Everything else is politics.
If I were a racist,
I'd teach photography as a universal language,
Then make sure only certain voices
Were fluent.
If I were a racist,
I'd showcase Gordon Parks' fashion work,
But spend less time on what he saw
When he turned the camera elsewhere.
If I were a racist,
I'd call photography neutral,
Then decide
What neutrality looks like.
If I were a racist,
I'd teach the Masters as though they appeared fully formed,
Without asking
Who named them.
If I were a racist,
I'd praise the canon,
But never discuss
How it was built.
If I were a racist,
I'd teach "African photography"
As a category,
And European photography as photography.
If I were a racist,
I'd celebrate one photographer from the continent,
Then spend the rest of the semester
Looking somewhere else.
If I were a racist,
I'd call work from Europe timeless,
And work from everywhere else
Cultural.
If I were a racist,
I'd describe photographs of white life
As universal,
And photographs of Black life as niche.
If I were a racist,
I'd say documentary photography tells the truth,
Without asking
Who was allowed to speak.
If I were a racist,
I'd teach photographs of empire,
Without teaching
How empire used photography.
If I were a racist,
I'd discuss archives as though they were neutral,
Not collections of choices
And exclusions.
If I were a racist,
I'd call it preservation
When I saved my history,
And ephemera when I saved yours.
If I were a racist,
I'd write the history of photography
As though everyone else
Arrived late.
If I were a racist,
I'd fund projects about Black communities,
Provided the photographer
Came from somewhere else.
If I were a racist,
I'd photograph struggle endlessly,
Then wonder why
That's all I could see.
If I were a racist,
I'd commission stories about resilience,
As long as they remained
Comfortably distant.
If I were a racist,
I'd shoot diversity campaigns
With Black and brown faces,
But never hand them the camera.
If I were a racist,
I'd invite photographers into the room,
After deciding
What the room was for.
If I were a racist,
I'd hire diverse talent,
Then ask them to fit
An existing vision.
If I were a racist,
I'd hold exhibitions in white-walled galleries,
For audiences already familiar
With the rules.
If I were a racist,
I'd believe access meant invitation,
Not participation,
Ownership or influence.
If I were a racist,
I'd think one photograph,
One exhibition,
One acquisition changed everything.
If I were a racist,
I'd teach lighting for every skin tone,
Then design every example
Around one.
If I were a racist,
I'd teach composition as balance,
Without asking
Who gets centred.
If I were a racist,
I'd crop out context,
Then call the image
Objective.
If I were a racist,
I'd never revisit my syllabus,
My collection,
My assumptions.
If I were a racist,
I wouldn't need to exclude people.
I'd simply teach generations
What belonged.
If I were a racist,
The frame wouldn't look white.
It would look
Normal.
Reframing the frame
Photography does more than document the world. It helps construct the world we recognise, remember and value.

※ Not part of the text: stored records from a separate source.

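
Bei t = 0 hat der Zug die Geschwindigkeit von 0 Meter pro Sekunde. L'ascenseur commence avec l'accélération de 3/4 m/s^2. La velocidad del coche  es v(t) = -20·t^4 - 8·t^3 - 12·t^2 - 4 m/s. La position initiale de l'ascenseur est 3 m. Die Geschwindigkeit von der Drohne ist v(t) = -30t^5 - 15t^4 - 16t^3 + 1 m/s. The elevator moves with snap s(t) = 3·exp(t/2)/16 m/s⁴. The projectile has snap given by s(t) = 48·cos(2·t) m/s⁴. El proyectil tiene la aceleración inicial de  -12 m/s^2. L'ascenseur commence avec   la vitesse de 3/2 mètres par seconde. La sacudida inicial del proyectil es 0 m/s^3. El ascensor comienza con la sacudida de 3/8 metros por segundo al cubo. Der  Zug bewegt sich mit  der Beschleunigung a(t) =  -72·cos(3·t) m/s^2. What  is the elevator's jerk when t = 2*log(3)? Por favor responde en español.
Partiendo del snap s(t) = 3·exp(t/2)/16, tomamos 1 integral. Integrando el snap y usando la condición inicial j(0) = 3/8, obtenemos j(t) = 3·exp(t/2)/8. Tenemos la sacudida j(t) = 3·exp(t/2)/8. Sustituyendo t = 2*log(3): j(2*log(3)) = 9/8.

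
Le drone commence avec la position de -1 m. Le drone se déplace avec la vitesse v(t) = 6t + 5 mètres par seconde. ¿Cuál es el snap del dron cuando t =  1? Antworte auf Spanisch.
Debemos derivar nuestra ecuación de la velocidad v(t) = 6·t + 5 3 veces. Derivando la velocidad, obtenemos la aceleración: a(t) = 6. La derivada de la aceleración da la sacudida: j(t) = 0. Tomando d/dt de j(t), encontramos s(t) = 0. De la ecuación del snap s(t) = 0, sustituimos t = 1 para obtener s = 0.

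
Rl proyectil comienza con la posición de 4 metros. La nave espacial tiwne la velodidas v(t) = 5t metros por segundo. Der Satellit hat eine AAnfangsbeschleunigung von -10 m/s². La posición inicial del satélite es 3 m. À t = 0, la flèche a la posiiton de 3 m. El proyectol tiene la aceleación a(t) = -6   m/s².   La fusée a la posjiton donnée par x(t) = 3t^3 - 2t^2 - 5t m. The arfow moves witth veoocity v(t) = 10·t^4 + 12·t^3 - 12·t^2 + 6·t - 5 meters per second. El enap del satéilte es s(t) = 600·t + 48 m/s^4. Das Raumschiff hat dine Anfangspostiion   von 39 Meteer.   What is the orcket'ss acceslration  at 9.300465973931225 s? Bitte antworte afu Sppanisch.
Debemos derivar nuestra ecuación de la posición x(t) = 3·t^3 - 2·t^2 - 5·t 2 veces. La derivada de la posición da la velocidad: v(t) = 9·t^2 - 4·t - 5. Tomando d/dt de v(t), encontramos a(t) = 18·t - 4. De la ecuación de la aceleración a(t) = 18·t - 4, sustituimos t = 9.300465973931225 para obtener a = 163.408387530762.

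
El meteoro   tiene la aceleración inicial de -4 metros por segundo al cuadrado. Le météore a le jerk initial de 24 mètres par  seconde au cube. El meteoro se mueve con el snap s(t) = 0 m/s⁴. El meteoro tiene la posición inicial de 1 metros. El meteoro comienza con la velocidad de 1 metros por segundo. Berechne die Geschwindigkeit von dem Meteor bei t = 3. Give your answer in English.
We must find the antiderivative of our snap equation s(t) = 0 3 times. The integral of snap is jerk. Using j(0) = 24, we get j(t) = 24. The integral of jerk, with a(0) = -4, gives acceleration: a(t) = 24·t - 4. Taking ∫a(t)dt and applying v(0) = 1, we find v(t) = 12·t^2 - 4·t + 1. Using v(t) = 12·t^2 - 4·t + 1 and substituting t = 3, we find v = 97.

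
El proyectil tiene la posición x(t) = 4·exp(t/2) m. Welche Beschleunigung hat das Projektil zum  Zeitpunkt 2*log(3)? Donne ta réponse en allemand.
Ausgehend von der Position x(t) = 4·exp(t/2), nehmen wir 2 Ableitungen. Mit d/dt von x(t) finden wir v(t) = 2·exp(t/2). Durch Ableiten von der Geschwindigkeit erhalten wir die Beschleunigung: a(t) = exp(t/2). Aus der Gleichung für die Beschleunigung a(t) = exp(t/2), setzen wir t = 2*log(3) ein und erhalten a = 3.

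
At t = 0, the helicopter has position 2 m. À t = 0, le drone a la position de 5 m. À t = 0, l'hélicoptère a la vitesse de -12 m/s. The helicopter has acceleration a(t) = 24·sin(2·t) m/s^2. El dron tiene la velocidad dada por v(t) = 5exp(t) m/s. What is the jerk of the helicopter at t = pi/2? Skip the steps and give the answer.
The jerk at t = pi/2 is j = -48.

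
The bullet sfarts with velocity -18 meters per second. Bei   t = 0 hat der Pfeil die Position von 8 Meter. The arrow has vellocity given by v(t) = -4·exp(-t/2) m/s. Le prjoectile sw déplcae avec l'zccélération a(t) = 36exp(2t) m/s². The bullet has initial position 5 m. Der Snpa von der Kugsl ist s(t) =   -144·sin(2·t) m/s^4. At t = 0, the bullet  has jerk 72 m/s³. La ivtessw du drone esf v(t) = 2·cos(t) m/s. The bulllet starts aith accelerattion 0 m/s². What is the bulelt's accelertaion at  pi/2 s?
To find the answer, we compute 2 antiderivatives of s(t) = -144·sin(2·t). The integral of snap is jerk. Using j(0) = 72, we get j(t) = 72·cos(2·t). Finding the integral of j(t) and using a(0) = 0: a(t) = 36·sin(2·t). We have acceleration a(t) = 36·sin(2·t). Substituting t = pi/2: a(pi/2) = 0.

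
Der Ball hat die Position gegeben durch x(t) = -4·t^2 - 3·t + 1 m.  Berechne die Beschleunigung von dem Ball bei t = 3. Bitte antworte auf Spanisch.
Para resolver esto, necesitamos tomar 2 derivadas de nuestra ecuación de la posición x(t) = -4·t^2 - 3·t + 1. Derivando la posición, obtenemos la velocidad: v(t) = -8·t - 3. La derivada de la velocidad da la aceleración: a(t) = -8. Tenemos la aceleración a(t) = -8. Sustituyendo t = 3: a(3) = -8.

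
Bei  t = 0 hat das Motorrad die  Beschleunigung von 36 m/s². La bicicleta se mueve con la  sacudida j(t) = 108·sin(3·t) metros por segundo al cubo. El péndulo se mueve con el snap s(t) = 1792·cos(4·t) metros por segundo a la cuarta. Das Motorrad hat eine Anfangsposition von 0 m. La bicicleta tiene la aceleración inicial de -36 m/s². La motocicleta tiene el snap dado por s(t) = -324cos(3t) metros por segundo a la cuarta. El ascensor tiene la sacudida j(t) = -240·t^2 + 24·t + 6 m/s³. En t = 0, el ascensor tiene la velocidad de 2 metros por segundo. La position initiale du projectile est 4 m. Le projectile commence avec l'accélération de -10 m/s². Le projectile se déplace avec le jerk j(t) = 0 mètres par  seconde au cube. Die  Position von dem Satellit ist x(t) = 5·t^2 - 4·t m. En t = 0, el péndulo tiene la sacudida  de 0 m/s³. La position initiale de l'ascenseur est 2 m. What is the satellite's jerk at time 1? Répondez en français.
Nous devons dériver notre équation de la position x(t) = 5·t^2 - 4·t 3 fois. En prenant d/dt de x(t), nous trouvons v(t) = 10·t - 4. En prenant d/dt de v(t), nous trouvons a(t) = 10. La dérivée de l'accélération donne le jerk: j(t) = 0. De l'équation du jerk j(t) = 0, nous substituons t = 1 pour obtenir j = 0.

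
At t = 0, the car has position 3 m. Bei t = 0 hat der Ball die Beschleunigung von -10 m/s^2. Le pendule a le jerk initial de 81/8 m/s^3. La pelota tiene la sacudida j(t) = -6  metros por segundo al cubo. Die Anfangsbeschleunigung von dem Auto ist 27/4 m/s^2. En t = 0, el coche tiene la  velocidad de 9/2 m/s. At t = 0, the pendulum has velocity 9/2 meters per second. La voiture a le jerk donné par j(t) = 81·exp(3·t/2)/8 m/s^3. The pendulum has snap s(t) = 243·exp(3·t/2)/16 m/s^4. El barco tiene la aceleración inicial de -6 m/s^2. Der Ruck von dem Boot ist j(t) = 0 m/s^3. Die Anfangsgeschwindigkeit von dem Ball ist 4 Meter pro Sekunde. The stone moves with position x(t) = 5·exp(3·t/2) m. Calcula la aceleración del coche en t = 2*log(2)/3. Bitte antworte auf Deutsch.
Um dies zu lösen, müssen wir 1 Integral unserer Gleichung für den Ruck j(t) = 81·exp(3·t/2)/8 finden. Die Stammfunktion von dem Ruck ist die Beschleunigung. Mit a(0) = 27/4 erhalten wir a(t) = 27·exp(3·t/2)/4. Mit a(t) = 27·exp(3·t/2)/4 und Einsetzen von t = 2*log(2)/3, finden wir a = 27/2.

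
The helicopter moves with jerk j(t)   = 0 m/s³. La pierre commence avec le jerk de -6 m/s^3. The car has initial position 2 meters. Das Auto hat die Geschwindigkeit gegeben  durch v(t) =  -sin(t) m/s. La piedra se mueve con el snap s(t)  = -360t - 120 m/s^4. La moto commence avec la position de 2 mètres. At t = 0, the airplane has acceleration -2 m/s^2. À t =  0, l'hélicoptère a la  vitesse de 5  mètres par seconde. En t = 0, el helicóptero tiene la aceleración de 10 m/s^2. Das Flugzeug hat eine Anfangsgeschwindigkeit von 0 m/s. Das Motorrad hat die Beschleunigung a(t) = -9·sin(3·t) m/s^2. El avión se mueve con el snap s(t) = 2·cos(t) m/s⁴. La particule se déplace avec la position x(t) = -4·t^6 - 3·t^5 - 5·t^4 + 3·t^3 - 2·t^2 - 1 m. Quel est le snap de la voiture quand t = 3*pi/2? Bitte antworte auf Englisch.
We must differentiate our velocity equation v(t) = -sin(t) 3 times. The derivative of velocity gives acceleration: a(t) = -cos(t). Taking d/dt of a(t), we find j(t) = sin(t). Taking d/dt of j(t), we find s(t) = cos(t). From the given snap equation s(t) = cos(t), we substitute t = 3*pi/2 to get s = 0.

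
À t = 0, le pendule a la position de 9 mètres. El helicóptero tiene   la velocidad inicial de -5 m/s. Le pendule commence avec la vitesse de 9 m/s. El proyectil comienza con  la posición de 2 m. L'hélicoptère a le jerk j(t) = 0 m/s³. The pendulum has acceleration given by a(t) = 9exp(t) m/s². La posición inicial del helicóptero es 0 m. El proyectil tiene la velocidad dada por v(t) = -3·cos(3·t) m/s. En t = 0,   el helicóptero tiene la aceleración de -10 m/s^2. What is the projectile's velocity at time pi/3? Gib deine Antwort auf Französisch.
De l'équation de la vitesse v(t) = -3·cos(3·t), nous substituons t = pi/3 pour obtenir v = 3.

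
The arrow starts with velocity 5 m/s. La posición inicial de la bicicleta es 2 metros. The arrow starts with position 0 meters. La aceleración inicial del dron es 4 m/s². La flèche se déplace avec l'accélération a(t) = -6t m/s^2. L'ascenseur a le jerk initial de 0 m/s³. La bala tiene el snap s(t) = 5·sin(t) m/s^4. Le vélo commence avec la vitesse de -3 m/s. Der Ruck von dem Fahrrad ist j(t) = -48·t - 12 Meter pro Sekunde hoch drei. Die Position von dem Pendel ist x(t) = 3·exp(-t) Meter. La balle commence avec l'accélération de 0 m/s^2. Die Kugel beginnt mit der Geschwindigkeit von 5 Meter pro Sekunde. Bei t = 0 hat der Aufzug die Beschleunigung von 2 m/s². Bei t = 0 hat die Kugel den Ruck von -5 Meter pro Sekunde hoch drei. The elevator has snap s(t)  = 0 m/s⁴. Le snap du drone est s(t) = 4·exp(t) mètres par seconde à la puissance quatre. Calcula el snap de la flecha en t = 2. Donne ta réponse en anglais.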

The question is not simply who appears in photographs. It is who decides which photographs matter. Who gets exhibited. Who gets collected. Who gets funded. Who gets taught. Who becomes part of history.
For decades, many of these decisions have been presented as neutral, inevitable or meritocratic. Yet photographic culture, like every culture, reflects the values and assumptions of the people and institutions that shape it.

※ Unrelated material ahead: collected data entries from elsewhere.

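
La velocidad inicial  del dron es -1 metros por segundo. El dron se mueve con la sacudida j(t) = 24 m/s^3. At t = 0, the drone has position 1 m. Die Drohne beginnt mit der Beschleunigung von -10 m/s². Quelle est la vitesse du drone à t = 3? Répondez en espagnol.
Debemos encontrar la antiderivada de nuestra ecuación de la sacudida j(t) = 24 2 veces. La integral de la sacudida es la aceleración. Usando a(0) = -10, obtenemos a(t) = 24·t - 10. La antiderivada de la aceleración, con v(0) = -1, da la velocidad: v(t) = 12·t^2 - 10·t - 1. Tenemos la velocidad v(t) = 12·t^2 - 10·t - 1. Sustituyendo t = 3: v(3) = 77.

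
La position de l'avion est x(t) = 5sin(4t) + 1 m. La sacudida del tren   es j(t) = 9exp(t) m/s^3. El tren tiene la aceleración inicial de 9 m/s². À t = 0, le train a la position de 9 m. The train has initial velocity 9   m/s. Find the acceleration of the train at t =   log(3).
To solve this, we need to take 1 integral of our jerk equation j(t) = 9·exp(t). Finding the antiderivative of j(t) and using a(0) = 9: a(t) = 9·exp(t). From the given acceleration equation a(t) = 9·exp(t), we substitute t = log(3) to get a = 27.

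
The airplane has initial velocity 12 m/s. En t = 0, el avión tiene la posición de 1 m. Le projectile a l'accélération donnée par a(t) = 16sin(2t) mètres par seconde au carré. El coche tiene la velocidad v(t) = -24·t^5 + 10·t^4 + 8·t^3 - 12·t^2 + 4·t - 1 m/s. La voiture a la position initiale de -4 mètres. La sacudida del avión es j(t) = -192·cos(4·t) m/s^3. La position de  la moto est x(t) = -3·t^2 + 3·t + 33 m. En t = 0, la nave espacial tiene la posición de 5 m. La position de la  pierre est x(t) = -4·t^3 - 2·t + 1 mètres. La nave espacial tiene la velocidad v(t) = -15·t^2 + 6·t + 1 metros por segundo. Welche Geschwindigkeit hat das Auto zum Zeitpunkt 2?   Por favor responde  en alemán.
Wir haben die Geschwindigkeit v(t) = -24·t^5 + 10·t^4 + 8·t^3 - 12·t^2 + 4·t - 1. Durch Einsetzen von t = 2: v(2) = -585.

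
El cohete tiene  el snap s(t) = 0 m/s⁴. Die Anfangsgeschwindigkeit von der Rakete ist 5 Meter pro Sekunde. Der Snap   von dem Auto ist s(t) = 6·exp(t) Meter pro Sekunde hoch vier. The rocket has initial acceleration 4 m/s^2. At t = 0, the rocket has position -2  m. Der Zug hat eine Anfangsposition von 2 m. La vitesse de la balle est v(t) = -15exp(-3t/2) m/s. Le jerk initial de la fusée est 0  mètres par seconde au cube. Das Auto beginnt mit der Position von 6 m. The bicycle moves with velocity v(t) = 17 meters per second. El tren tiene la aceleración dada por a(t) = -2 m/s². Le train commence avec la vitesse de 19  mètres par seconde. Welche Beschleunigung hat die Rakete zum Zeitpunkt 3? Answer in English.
Starting from snap s(t) = 0, we take 2 integrals. Integrating snap and using the initial condition j(0) = 0, we get j(t) = 0. The antiderivative of jerk is acceleration. Using a(0) = 4, we get a(t) = 4. From the given acceleration equation a(t) = 4, we substitute t = 3 to get a = 4.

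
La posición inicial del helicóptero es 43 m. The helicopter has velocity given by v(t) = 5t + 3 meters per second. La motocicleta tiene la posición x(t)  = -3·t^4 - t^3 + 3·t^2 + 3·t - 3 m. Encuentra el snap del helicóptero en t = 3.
Debemos derivar nuestra ecuación de la velocidad v(t) = 5·t + 3 3 veces. Tomando d/dt de v(t), encontramos a(t) = 5. La derivada de la aceleración da la sacudida: j(t) = 0. La derivada de la sacudida da el snap: s(t) = 0. De la ecuación del snap s(t) = 0, sustituimos t = 3 para obtener s = 0.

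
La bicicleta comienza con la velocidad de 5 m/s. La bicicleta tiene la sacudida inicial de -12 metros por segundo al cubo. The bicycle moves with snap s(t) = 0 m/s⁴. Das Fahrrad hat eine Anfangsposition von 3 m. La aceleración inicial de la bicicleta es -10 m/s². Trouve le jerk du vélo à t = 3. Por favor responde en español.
Necesitamos integrar nuestra ecuación del snap s(t) = 0 1 vez. Integrando el snap y usando la condición inicial j(0) = -12, obtenemos j(t) = -12. Usando j(t) = -12 y sustituyendo t = 3, encontramos j = -12.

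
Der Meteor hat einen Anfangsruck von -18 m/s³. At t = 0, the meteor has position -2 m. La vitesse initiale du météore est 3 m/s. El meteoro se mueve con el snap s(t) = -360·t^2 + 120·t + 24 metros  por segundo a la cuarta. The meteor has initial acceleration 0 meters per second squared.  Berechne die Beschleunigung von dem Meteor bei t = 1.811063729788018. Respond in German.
Wir müssen das Integral unserer Gleichung für den Snap s(t) = -360·t^2 + 120·t + 24 2-mal finden. Mit ∫s(t)dt und Anwendung von j(0) = -18, finden wir j(t) = -120·t^3 + 60·t^2 + 24·t - 18. Mit ∫j(t)dt und Anwendung von a(0) = 0, finden wir a(t) = 2·t·(-15·t^3 + 10·t^2 + 6·t - 9). Mit a(t) = 2·t·(-15·t^3 + 10·t^2 + 6·t - 9) und Einsetzen von t = 1.811063729788018, finden wir a = -197.178209992775.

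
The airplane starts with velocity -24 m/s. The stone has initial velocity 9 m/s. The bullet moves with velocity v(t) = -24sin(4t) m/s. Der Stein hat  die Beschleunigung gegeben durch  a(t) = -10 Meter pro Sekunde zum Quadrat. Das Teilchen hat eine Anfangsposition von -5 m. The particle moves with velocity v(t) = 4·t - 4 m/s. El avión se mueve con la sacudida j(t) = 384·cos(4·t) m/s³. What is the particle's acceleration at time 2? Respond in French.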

Building a more inclusive visual culture requires more than adding new faces to old frameworks. It requires questioning the frameworks themselves. It means examining the canon, the archive, the curriculum and the structures of authority that continue to shape how photography is understood.
Because the most powerful frames are often the ones we never notice.
They're the ones we've been taught to see through all along.